関東大震災の復興事業の一環で穿たれた大原隧道

大原隧道

横浜市南区の清水ヶ丘を貫く大原隧道。

1923年(大正12)に発生した関東大震災から5年後の1928年(昭和3)に復興事業の一環で水道本管の敷設を目的として竣工されたトンネルである。

現在も地下には水道管が通っていて活用されている。

延長254m、高さ3.62m、幅2.44m。

当初は水道局員しか入れなかったが、周辺の開発に従って人口が増えだすと、その利便性が認められ一般の人々も通過出来るようになった。

 

大原隧道へのアクセス

大原隧道

最寄駅は京浜急行本線の南太田駅か井土ヶ谷駅。

両駅から徒歩で15分程の場所にある。

トンネル上部の清水ヶ丘公園に駐車場があるので、自動車の方が楽に辿り着けると思う。

 

 

大原隧道と心霊

大原隧道

大原隧道の幽霊話について詳しく調査されているサイトを見つけたのでURLを添付しておく。

今は蛍光灯で煌々と照らされているが、昔は僅かな光源しかなく薄闇が何とも不気味であったと云う。その時の印象が未だに尾を引いているのだと思われる。

トンネルの長さは254mで短いトンネルの部類に入るけれど、同じ程度の長さを持つ自動車用のトンネルと比べると随分長く歩いたように感じた。圧迫感がそう思わせるのかもしれない。

通っていて恐怖の感情は全く湧かなかったが、波型の鉄板で覆われた内壁の影響か、吸い込まれてしまいそうな不思議な感覚に襲われる。

 

大原隧道

出典:国土地理院/空中写真を切取・編集引用(1944/10/14(昭19)撮影)

1945年(昭和20)5月29日、米軍が横浜市に無差別空爆を行い8000人以上の死者を出した。
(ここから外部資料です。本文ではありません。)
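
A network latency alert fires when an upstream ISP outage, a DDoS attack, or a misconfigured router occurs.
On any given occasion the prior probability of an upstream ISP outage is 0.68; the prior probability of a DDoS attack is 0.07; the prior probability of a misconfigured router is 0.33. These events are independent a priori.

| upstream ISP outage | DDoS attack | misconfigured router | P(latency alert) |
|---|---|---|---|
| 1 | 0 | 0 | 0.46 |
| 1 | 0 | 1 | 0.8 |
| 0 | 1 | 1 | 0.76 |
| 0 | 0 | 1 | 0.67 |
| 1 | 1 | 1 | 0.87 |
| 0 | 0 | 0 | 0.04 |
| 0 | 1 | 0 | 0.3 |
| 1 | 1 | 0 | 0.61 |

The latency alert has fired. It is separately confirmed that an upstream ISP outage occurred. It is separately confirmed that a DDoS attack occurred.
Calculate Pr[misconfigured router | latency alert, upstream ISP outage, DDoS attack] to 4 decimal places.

Pr[misconfigured router | latency alert, upstream ISP outage, DDoS attack] ≈ 0.4126

By total probability over both values of misconfigured router:
  P(latency alert | upstream ISP outage, DDoS attack) = 0.61·0.67 + 0.87·0.33
        = 0.408700 + 0.287100 = 0.695800
Keeping only the misconfigured router-present terms gives 0.287100, so
  P(misconfigured router | latency alert, upstream ISP outage, DDoS attack) = 0.287100 / 0.695800 ≈ 0.4126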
これを横浜大空襲と呼ぶ。

大変不謹慎な話だと思うが、大原隧道が心霊スポットとして語られる根拠の中に第二次世界大戦で戦災に巻き込まれた方々の遺体をトンネル付近に集め置いたというものがある。

横浜大空襲の被害区域を載せている資料と現在の地図を照らし合わせて見る限り大原隧道の上部は空襲の被害に遭っていないようだ。
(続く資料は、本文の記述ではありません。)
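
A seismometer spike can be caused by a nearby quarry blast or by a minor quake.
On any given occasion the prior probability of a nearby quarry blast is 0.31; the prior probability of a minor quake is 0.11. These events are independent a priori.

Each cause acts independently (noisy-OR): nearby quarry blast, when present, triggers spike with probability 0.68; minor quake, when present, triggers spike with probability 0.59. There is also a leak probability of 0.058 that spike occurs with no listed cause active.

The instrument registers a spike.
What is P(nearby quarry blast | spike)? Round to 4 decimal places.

Under noisy-OR, P(spike | causes) = 1 − (1−0.058)·∏(1−qᵢ) over the active causes.
For the numerator, keep only nearby quarry blast=true terms: 0.192733 + 0.029886 = 0.222619
The normalizing constant is 0.058*0.69*0.89 + 0.61378*0.69*0.11 + 0.69856*0.31*0.89 + 0.87641*0.31*0.11 = 0.304823
Posterior = 0.222619 / 0.304823 ≈ 0.7303

P(nearby quarry blast | spike) ≈ 0.7303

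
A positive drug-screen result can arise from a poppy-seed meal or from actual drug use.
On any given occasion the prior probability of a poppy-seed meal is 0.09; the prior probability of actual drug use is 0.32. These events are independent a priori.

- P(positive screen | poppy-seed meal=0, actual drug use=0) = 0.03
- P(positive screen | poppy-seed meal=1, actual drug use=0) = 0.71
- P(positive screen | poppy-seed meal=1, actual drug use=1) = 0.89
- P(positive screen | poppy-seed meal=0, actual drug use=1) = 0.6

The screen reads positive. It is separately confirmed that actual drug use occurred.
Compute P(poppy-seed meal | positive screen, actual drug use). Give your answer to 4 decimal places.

P(poppy-seed meal | positive screen, actual drug use) ≈ 0.1279

P(positive screen | actual drug use) = 0.6×0.91 + 0.89×0.09 = 0.546000 + 0.080100 = 0.626100
Of this, 0.080100 comes from 0.89×0.09 (the poppy-seed meal=true cases).
So P(poppy-seed meal | positive screen, actual drug use) = 0.080100/0.626100 ≈ 0.1279.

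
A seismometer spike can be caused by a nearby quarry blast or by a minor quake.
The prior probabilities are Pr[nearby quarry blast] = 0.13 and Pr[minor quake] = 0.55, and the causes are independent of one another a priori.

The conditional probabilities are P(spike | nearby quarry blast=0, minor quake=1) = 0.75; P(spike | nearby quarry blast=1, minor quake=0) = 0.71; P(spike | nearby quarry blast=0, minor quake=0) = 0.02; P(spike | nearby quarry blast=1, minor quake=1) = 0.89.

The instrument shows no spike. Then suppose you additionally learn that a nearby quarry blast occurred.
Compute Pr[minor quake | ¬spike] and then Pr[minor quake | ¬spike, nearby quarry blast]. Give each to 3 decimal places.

Pr[minor quake | ¬spike] ≈ 0.241; Pr[minor quake | ¬spike, nearby quarry blast] ≈ 0.317

P(¬spike) = 0.98·0.87·0.45 + 0.25·0.87·0.55 + 0.29·0.13·0.45 + 0.11·0.13·0.55 = 0.383670 + 0.119625 + 0.016965 + 0.007865 = 0.528125
Restricting to configurations with minor quake present: 0.119625 + 0.007865 = 0.127490.
So P(minor quake | ¬spike) = 0.127490/0.528125 ≈ 0.241.

Now also conditioning on nearby quarry blast=true:
Sum P(¬spike|·) weighted by the priors over both values of minor quake:
  P(¬spike | nearby quarry blast) = 0.29*0.45 + 0.11*0.55
        = 0.130500 + 0.060500 = 0.191000
Keeping only the minor quake-present terms gives 0.060500, so
  P(minor quake | ¬spike, nearby quarry blast) = 0.060500 / 0.191000 ≈ 0.317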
引用した空中写真の通りトンネルの上部は学校(旧・横浜高等商業学校)と一面の畑であり空襲の対象にはならなかったと思われる。或いはトンネルを防空壕の代わりに使った可能性はあるかもしれない。

ただ隧道の南側の区画は隨分酷くやられたようである。少し場所は異なるかも知れないが『清水ヶ丘ヨリ日之出町方面ヲ臨ム』と題された空襲後の写真で完全な焼け野原となった横浜市南区を見る事が出来る。

東京大空襲で遺体が公園や広場に山積みにされたと云う話はよく聞くが、死者数こそ違えど似たような場面はあっただろう。
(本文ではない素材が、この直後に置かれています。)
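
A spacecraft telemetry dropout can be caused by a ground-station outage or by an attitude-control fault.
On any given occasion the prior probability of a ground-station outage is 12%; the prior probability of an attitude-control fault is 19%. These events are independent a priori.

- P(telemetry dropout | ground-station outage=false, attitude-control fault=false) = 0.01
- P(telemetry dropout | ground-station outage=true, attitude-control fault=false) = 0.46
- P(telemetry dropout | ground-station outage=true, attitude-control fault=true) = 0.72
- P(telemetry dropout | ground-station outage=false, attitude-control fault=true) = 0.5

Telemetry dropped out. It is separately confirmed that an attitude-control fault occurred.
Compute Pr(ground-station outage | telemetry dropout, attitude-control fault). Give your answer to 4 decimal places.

P(telemetry dropout | attitude-control fault) = 0.5*0.88 + 0.72*0.12 = 0.440000 + 0.086400 = 0.526400
Of this, 0.086400 comes from 0.72*0.12 (the ground-station outage=true cases).
P(ground-station outage | telemetry dropout, attitude-control fault) = 0.086400 / 0.526400 ≈ 0.1641

Pr(ground-station outage | telemetry dropout, attitude-control fault) ≈ 0.1641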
ただ、大原隧道は広場にあるわけでないし、清水ヶ丘はその名の通り小高い丘なので、わざわざここまで遺体が運ばれたとは考えにくい。

北側からトンネルを抜けた先に地獄絵図が待ち受けていたのは想像に難くないが…。

いちのまる
いちのまる

写真の赤で線を引いた部分が大原隧道です。
多少ズレているかもしれませんが、大体あっていると思います。

終わりに

大原隧道

このトンネルで直接的な事件や事故があった訳では無さそうである。

明治、大正に穿たれた史跡的な価値のある隧道の心霊スポット率が高いのは気のせいだろうか?開通直後からそのような噂が流れていたのか、それとも現在になってから流されたのか。難所の解消のために掘られた隧道は本来めでたいものであるべきはずなのに何故なのか。技術の無かった昔なら尚更である。

そういえば、近頃は薄暗いトンネルを歩いても何とも思わなくなったが、心霊スポットの探索を始めたばかりの頃はむやみやたらに怖がった記憶がある。

もしかしたら人間に根付いた本能が隧道の薄闇を畏怖しているのかもしれない。